Anecdotally, the Chinese academics I've spoken with are also keenly aware of the shortcomings of their (very demanding) system and want to change it. I'm curious how well that system listens to internal criticism, given the general intolerance of dissent.
"Are you referring the higher education zone(s) that create uniform standards for curricula, grades, etc?" No. Senior intellectuals in and outside government in both Russia and China are reconsidering the moral foundations, nature, and role of tertiary education in their societies.
"When you see American and European talent competing for PhD programs and postdoctoral fellowships in China, you will know that they have surpassed us”. China has 300,000 people with an IQ of 160 or above. America and Europe have 20,000 between them.
"Until then, their academy remains dependent on ours, just as our supply chains depend on their cheap labor. Withdrawing from international bodies is not a great way to get to that point”. Until recently, they invented everything. Then we invaded them and wrecked them. Now they're getting rid of the last vestiges of our invasions and reasserting their primacy in every field.
This is an excellent proposal. It mirrors school choice driven policy - fund the student, not the school. I don't think the research university vs teaching university dichotomy need be the weakness you suggest; in many ways, that distinction is artificially created by the current research funding system. Instead, simply fund everyone who has a PhD in a given field, with the 60/40 stipulation in funding allocation, and let them go where they please. One's prize for obtaining a PhD would then be lifetime funding.

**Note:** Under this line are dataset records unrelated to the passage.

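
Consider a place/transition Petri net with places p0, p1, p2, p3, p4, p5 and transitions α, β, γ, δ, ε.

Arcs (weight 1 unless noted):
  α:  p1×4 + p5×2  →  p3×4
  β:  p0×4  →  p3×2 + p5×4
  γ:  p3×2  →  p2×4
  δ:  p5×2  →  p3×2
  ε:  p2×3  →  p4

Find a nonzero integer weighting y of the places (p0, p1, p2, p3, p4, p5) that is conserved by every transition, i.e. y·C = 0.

Incidence matrix C (rows=places, cols=transitions):
        α    β    γ    δ    ε
   p0   0   -4    0    0    0
   p1  -4    0    0    0    0
   p2   0    0    4    0   -3
   p3   4    2   -2    2    0
   p4   0    0    0    0    1
   p5  -2    4    0   -2    0

Candidate y = [3, 1, 1, 2, 3, 2]; check y·C column-wise:
  col α: 3·0 + 1·-4 + 1·0 + 2·4 + 3·0 + 2·-2 = 0
  col β: 3·-4 + 1·0 + 1·0 + 2·2 + 3·0 + 2·4 = 0
  col γ: 3·0 + 1·0 + 1·4 + 2·-2 + 3·0 + 2·0 = 0
  col δ: 3·0 + 1·0 + 1·0 + 2·2 + 3·0 + 2·-2 = 0
  col ε: 3·0 + 1·0 + 1·-3 + 2·0 + 3·1 + 2·0 = 0

y = (p0:3, p1:1, p2:1, p3:2, p4:3, p5:2)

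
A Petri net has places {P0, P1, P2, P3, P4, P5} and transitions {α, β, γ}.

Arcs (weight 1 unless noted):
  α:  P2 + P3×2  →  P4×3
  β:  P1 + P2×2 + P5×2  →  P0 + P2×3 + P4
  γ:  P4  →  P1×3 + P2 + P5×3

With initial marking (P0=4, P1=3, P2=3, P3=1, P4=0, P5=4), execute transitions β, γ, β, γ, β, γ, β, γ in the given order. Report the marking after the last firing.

step 1: fire β:  (P0=4, P1=3, P2=3, P3=1, P4=0, P5=4) → (P0=5, P1=2, P2=4, P3=1, P4=1, P5=2)
step 2: fire γ:  (P0=5, P1=2, P2=4, P3=1, P4=1, P5=2) → (P0=5, P1=5, P2=5, P3=1, P4=0, P5=5)
step 3: fire β:  (P0=5, P1=5, P2=5, P3=1, P4=0, P5=5) → (P0=6, P1=4, P2=6, P3=1, P4=1, P5=3)
step 4: fire γ:  (P0=6, P1=4, P2=6, P3=1, P4=1, P5=3) → (P0=6, P1=7, P2=7, P3=1, P4=0, P5=6)
step 5: fire β:  (P0=6, P1=7, P2=7, P3=1, P4=0, P5=6) → (P0=7, P1=6, P2=8, P3=1, P4=1, P5=4)
step 6: fire γ:  (P0=7, P1=6, P2=8, P3=1, P4=1, P5=4) → (P0=7, P1=9, P2=9, P3=1, P4=0, P5=7)
step 7: fire β:  (P0=7, P1=9, P2=9, P3=1, P4=0, P5=7) → (P0=8, P1=8, P2=10, P3=1, P4=1, P5=5)
step 8: fire γ:  (P0=8, P1=8, P2=10, P3=1, P4=1, P5=5) → (P0=8, P1=11, P2=11, P3=1, P4=0, P5=8)

(P0=8, P1=11, P2=11, P3=1, P4=0, P5=8)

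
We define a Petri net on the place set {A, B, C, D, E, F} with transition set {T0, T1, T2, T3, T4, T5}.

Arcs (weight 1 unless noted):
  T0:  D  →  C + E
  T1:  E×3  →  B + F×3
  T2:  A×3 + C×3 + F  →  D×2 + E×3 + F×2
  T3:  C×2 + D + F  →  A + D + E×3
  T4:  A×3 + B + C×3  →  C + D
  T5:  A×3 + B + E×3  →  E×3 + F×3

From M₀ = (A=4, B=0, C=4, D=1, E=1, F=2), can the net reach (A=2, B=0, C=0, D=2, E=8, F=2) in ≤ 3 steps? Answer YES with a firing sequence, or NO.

YES — reachable via ⟨T0, T2, T3⟩ (3 firings)

step 1: fire T0:  (A=4, B=0, C=4, D=1, E=1, F=2) → (A=4, B=0, C=5, D=0, E=2, F=2)
step 2: fire T2:  (A=4, B=0, C=5, D=0, E=2, F=2) → (A=1, B=0, C=2, D=2, E=5, F=3)
step 3: fire T3:  (A=1, B=0, C=2, D=2, E=5, F=3) → (A=2, B=0, C=0, D=2, E=8, F=2)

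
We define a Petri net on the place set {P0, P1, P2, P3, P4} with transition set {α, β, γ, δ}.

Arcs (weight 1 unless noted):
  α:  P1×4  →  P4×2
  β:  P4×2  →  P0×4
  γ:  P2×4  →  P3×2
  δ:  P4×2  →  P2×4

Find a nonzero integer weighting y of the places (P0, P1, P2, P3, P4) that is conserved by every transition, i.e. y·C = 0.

y = (P0:1, P1:1, P2:1, P3:2, P4:2)

Incidence matrix C (rows=places, cols=transitions):
        α    β    γ    δ
   P0   0    4    0    0
   P1  -4    0    0    0
   P2   0    0   -4    4
   P3   0    0    2    0
   P4   2   -2    0   -2

Candidate y = [1, 1, 1, 2, 2]; check y·C column-wise:
  col α: 1·0 + 1·-4 + 1·0 + 2·0 + 2·2 = 0
  col β: 1·4 + 1·0 + 1·0 + 2·0 + 2·-2 = 0
  col γ: 1·0 + 1·0 + 1·-4 + 2·2 + 2·0 = 0
  col δ: 1·0 + 1·0 + 1·4 + 2·0 + 2·-2 = 0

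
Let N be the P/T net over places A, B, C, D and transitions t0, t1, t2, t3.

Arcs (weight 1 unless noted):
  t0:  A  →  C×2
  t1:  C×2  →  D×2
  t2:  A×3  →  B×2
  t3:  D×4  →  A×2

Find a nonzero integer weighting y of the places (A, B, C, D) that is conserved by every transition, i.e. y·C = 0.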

That opens its own gaming strategy of course - there would need to be a considerable degree of policing to prevent fake doctorates from parasitically crowding the system. But, that could be dealt with by allocating funding by dividing the pot by the number of PhDs. The disciplines would then be strongly motivated to limit the number of entrants.
One thing I'm surprised you didn't mention, in terms of rent-seeking that drains resources towards unproductive activities, is F&A. Overheads are a huge unnecessary cost, which additionally drive much of the administrative bloat that is in turn largely responsible for the totalitarian climate of the modern campus. Eliminating overheads would be a massive win in itself. Your proposal naturally leans in that direction: if a given researcher's funding is capped, and he can go where he pleases, organizations would compete to offer the lowest overheads possible.